店主が出してくれたのは、董子が注文したとおりの肉じゃがと豚汁だった。
皮を剥いただけの小ぶりのじゃがいもがごろごろとたっぷり入った肉じゃがと、さつまいもの入った豚汁。目の前にあるのは、董子が注文するときに白紙のメニューの前で頭に思い描いた母の料理そのものなのだ。
「どうして、私がほんとうに食べたいと思っているものがわかったんですか……?」
董子は「肉じゃがと豚汁——」と注文しただけで、見た目やどんな材料を使うかまでは言及しなかった。

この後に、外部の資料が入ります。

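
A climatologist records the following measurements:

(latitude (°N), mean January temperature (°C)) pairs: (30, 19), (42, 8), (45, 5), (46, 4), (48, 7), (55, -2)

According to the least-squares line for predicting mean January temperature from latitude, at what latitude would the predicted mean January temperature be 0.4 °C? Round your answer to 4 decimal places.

n = 6, Σx = 266, Σy = 41, Σxy = 1541, Σx² = 12134
Sxx = Σx² − (Σx)²/n = 12134 − 11792.666667 = 341.333333
Sxy = Σxy − (Σx)(Σy)/n = 1541 − 1817.666667 = -276.666667
b = Sxy/Sxx = -276.666667/341.333333 = -0.810547
a = ȳ − b·x̄ = 6.833333 − (-0.810547)·44.333333 = 42.767578
Set a + b·x = 0.4: x = (0.4 − 42.767578) / (-0.810547) = 52.270361

52.2704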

一般的な定食屋で出てくる肉じゃがは、たぶんここまでたくさんごろごろしたじゃがいもは入っていないし。董子の家の豚汁にさつまいもが入っていたのは母が西のほうの出身だからで、全国的なメジャーではないはずだ。
料理を前に唇を震わせる董子に、店主がゆるやかに微笑んだ。
「当店でお出しできるのは、お客様の思い出の味に限りますので」
「思い出の味……」
「温かいうちにどうぞ」
店主に勧められて、董子は箸を手に取った。
少し迷ってから先に木のお椀を持ち上げて口を近付けると、ごま油とほんのり甘いさつまいもの香りがふわりと漂ってくる。
それだけで既に目尻にじわりと込み上げてくるものがあるのに、ひとくち飲んだ味まで母が作ってくれていた豚汁そのもので。驚きすぎて、泣きそうになった。